As AI demand surges, these providers have expanded from general server rentals to offering specialized chips and compute power tailored for training and running AI models.
However, this business is highly complex, requiring massive data center investments as well as strong software platforms, enterprise sales teams, and customer support.
Despite the complexities, Meta CEO Mark Zuckerberg has repeatedly signaled openness to monetizing excess AI infrastructure to investors.
Beyond selling compute power, Meta may offer API services where customers pay based on AI usage, typically measured by the number of tokens or data processed during AI operations.
Mark Zuckerberg said during a shareholders' meeting in May, “This is a serious option we are considering.”

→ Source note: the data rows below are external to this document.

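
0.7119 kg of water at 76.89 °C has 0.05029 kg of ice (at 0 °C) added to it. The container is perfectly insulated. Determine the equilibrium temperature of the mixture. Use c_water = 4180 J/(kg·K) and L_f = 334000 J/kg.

Energy conservation, ΣQ = 0:
melt ice: 0.05029·334000 = 16797
  meltwater 0→T: 0.05029·4180·T = 210.21 T
  water cools: 0.7119·4180·(T − 76.89) = 2975.7(T − 76.89)
3186 T = 228805 − 16797 = 212008
T ≈ 66.54 °C (positive, so assuming full melt was valid).

T_f ≈ 66.5 °C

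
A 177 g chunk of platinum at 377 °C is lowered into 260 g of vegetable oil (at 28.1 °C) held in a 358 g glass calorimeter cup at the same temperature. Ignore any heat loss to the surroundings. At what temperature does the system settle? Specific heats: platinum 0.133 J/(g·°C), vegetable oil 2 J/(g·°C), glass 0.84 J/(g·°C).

T_f ≈ 37.8 °C

Conservation of energy gives ΣQ = 0:
177·0.133·(T − 377) + 260·2·(T − 28.1) + 358·0.84·(T − 28.1) = 0
(23.54 + 520 + 300.72) T = 23.54·377 + 520·28.1 + 300.72·28.1
T = 31937 / 844.26 = 37.8 °C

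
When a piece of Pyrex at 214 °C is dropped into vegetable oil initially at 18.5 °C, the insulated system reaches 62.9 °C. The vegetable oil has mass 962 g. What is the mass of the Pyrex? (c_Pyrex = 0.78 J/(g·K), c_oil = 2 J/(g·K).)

m ≈ 725 g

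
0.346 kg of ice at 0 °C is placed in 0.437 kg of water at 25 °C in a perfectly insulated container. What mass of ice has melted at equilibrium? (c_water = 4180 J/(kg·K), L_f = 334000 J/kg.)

Cooling the water to 0 °C releases 0.437×4180×25 = 45666 J.
To melt every bit of ice: 0.346×334000 = 115564 J.
That's not enough to melt it all — equilibrium is at 0 °C with ice remaining.
Mass melted = 45666/334000 ≈ 0.1367 kg.

m_melted ≈ 0.137 kg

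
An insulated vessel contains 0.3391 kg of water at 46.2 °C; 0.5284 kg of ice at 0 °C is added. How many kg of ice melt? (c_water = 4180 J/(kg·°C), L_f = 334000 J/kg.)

Cooling the water to 0 °C releases 0.3391·4180·46.2 = 65486 J.
Fully melting the ice requires m_ice L_f = 0.5284·334000 = 176486 J.
65486 J < 176486 J, so only part of the ice melts and the system sits at 0 °C.
Mass melted = 65486/334000 ≈ 0.1961 kg.

m_melted ≈ 0.196 kg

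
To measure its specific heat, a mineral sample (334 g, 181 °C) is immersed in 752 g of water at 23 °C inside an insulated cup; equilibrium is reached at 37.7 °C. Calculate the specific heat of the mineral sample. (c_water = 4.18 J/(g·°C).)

c ≈ 0.965 J/(g·°C)

Conservation of energy gives ΣQ = 0:
334×c×(37.7 − 181) + 752×4.18×(37.7 − 23) = 0
-47862 c = -46207
c = -46207/-47862 ≈ 0.9654 J/(g·°C)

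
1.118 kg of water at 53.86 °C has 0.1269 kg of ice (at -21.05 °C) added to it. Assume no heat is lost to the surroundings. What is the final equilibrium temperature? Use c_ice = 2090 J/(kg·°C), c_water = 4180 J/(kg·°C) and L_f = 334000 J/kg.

T_f ≈ 39.2 °C

Taking heat into each body as positive, Σ m c ΔT = 0:
warm ice to 0 °C: 0.1269×2090×(0 − (-21.05)) = 5582.9
  latent heat to melt: 0.1269×334000 = 42385
  meltwater 0→T: 0.1269×4180×T = 530.44 T
  water: 4673.2(T − 53.86)
5203.7 T = 251701 − 47968 = 203733
T ≈ 39.15 °C (positive, so assuming full melt was valid).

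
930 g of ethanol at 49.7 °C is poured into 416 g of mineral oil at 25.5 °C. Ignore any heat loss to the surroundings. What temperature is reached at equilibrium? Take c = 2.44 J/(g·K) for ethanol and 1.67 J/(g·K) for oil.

Conservation of energy gives ΣQ = 0:
930×2.44×(T − 49.7) + 416×1.67×(T − 25.5) = 0
(2269.2 + 694.72) T = 2269.2×49.7 + 694.72×25.5
T = 130495 / 2963.9 = 44 °C

T_f ≈ 44.0 °C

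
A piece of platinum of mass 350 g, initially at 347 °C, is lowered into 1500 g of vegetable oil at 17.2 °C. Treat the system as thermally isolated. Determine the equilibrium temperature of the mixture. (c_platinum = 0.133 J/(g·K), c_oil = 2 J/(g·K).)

T_f ≈ 22.2 °C

Setting the total heat transfer to zero:
350·0.133·(T − 347) + 1500·2·(T − 17.2) = 0
46.55(T − 347) + 3000(T − 17.2) = 0
3046.6 T = 67753
T = 67753 / 3046.6 = 22.2 °C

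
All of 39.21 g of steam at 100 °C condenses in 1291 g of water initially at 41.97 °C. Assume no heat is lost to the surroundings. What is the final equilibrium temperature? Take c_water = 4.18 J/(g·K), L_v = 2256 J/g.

T_f ≈ 59.6 °C

Sum of m c ΔT and latent-heat terms is zero:
steam→water at 100 °C releases m L_v = 39.21·2256 = 88458
  condensate cools 100→T: 39.21·4.18·(T − 100) = 163.9(T − 100)
  water warms: 1291·4.18·(T − 41.97) = 5396.4(T − 41.97)
5560.3 T = 88458 + 16390 + 226486 = 331334
T ≈ 59.59 °C — below 100 °C, confirming all the steam condensed.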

He explained that almost every week, outside companies inquire whether Meta is interested in offering API services or selling compute resources at prices above the company’s invested costs.
He added, “We haven’t done this yet because we still believe the company itself needs that compute power.”
However, he noted that if Meta ever builds infrastructure exceeding its actual needs, monetizing excess resources would be an option the company is ready to consider. This idea also underpins Meta's confidence in continuing to invest heavily in AI infrastructure.
Amid intensifying AI competition, Mark Zuckerberg has emphasized that he believes compute power will be the scarcest resource in the industry’s future, so Meta should accumulate as much of it as possible before deciding how to utilize it.